Die Nutzung ist einfach:
- VM-Programm installieren
- eine VM-Instanz im VM-Programm anlegen
- Ressourcenanteile (CPU, RAM, Festplatte …) zuweisen
- virtuelle DVD (ISO-Datei) ins virtuelle DVD-Laufwerk einlegen oder über das VM-Programm herunterladen
- alles testen oder direkt installieren
Doch, auch wenn es in der Theorie gut klingt und definitiv Vorteile hat, bringt die Sache ein paar Nachteile mit.

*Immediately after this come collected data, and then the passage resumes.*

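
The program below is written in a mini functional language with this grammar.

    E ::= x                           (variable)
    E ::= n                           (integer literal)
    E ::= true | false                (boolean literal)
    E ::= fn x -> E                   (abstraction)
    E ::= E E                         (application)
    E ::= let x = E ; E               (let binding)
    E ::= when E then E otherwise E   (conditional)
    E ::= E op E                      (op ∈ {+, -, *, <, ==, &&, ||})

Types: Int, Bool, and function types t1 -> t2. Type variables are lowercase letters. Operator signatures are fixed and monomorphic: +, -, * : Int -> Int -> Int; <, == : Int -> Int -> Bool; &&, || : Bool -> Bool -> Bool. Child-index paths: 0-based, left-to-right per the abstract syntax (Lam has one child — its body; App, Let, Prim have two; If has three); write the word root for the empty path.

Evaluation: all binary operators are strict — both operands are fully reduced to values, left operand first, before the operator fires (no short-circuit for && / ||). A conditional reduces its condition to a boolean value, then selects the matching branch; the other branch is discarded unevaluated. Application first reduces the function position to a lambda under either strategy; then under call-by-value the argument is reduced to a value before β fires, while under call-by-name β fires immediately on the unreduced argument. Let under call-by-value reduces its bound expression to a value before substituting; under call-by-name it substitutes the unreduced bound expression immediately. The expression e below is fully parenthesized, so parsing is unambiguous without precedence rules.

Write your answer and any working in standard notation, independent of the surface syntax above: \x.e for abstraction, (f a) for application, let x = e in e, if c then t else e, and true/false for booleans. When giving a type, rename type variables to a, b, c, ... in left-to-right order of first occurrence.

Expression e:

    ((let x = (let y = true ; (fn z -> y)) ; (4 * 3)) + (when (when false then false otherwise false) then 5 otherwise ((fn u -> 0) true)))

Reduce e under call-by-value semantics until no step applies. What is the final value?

Working:
step 0: ((let x = (let y = true in (\z.y)) in (4 * 3)) + (if (if false then false else false) then 5 else ((\u.0) true)))
step 1: [let@0.0] ((let x = (\z.true) in (4 * 3)) + (if (if false then false else false) then 5 else ((\u.0) true)))
step 2: [let@0] ((4 * 3) + (if (if false then false else false) then 5 else ((\u.0) true)))
step 3: [delta@0] (12 + (if (if false then false else false) then 5 else ((\u.0) true)))
step 4: [if@1.0] (12 + (if false then 5 else ((\u.0) true)))
step 5: [if@1] (12 + ((\u.0) true))
step 6: [beta@1] (12 + 0)
step 7: [delta@root] 12

Answer: 12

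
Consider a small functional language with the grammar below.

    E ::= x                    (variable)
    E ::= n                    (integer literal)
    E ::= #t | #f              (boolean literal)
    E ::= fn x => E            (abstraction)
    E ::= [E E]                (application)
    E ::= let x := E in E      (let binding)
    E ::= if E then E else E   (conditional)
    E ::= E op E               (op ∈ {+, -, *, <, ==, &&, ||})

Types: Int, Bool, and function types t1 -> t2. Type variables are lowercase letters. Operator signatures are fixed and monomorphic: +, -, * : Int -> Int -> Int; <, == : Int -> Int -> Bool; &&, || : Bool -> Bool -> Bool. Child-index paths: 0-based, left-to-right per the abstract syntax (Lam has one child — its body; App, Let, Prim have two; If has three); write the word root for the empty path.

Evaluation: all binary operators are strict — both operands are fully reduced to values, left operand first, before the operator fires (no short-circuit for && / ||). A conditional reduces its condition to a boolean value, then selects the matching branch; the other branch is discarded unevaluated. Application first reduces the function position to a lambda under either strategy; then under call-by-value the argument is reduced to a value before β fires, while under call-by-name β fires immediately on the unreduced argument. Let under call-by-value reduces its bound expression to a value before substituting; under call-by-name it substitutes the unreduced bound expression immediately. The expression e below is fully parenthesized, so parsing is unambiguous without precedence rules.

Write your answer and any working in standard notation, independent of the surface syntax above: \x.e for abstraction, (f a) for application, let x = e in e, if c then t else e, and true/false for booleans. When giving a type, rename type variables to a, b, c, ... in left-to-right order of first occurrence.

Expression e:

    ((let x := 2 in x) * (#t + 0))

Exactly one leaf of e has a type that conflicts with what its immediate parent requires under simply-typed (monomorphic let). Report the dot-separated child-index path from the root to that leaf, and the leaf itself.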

Warum solltest du eine VM benutzen?
- Hauptanwendungsfeld: Programme ausführen, die nicht nativ auf Linux laufen. Das könnte z.B. Photoshop sein. Oder aber ein CAD-Programm, dass es nur für Windows gibt. Oder ein 3D-Drucker-Werkzeug. Oder ein Datenbankprogramm für Arztpraxen.
- Eine VM ist perfekt zum Herumprobieren. Passiert etwas mit der VM, ist das Hauptsystem geschützt.
- Die VM-Instanz läuft meist komplett abgeschottet von deinem Hauptsystem, auf dem das VM-Programm läuft. Experimentierst du etwas zu viel in der VM-Instanz, geht nur die VM-Instanz kaputt. Schadsoftware (Viren, Malware etc) kann (in der Regel) nicht ausbrechen.
- Alles auf einem System erledigen, ohne den Computer neu zu starten oder gar den Rechner zu wechseln.
- Wenn die VM kaputt ist, kannst du sie einfach löschen und eine neue anlegen bzw. installieren.
Tipp: Installier doch mal ein schmales Linux in eine VM-Instanz (!) und probiere den beliebten Troll-Befehl sudo rm -rf / aus. (Auf eigene Gefahr!)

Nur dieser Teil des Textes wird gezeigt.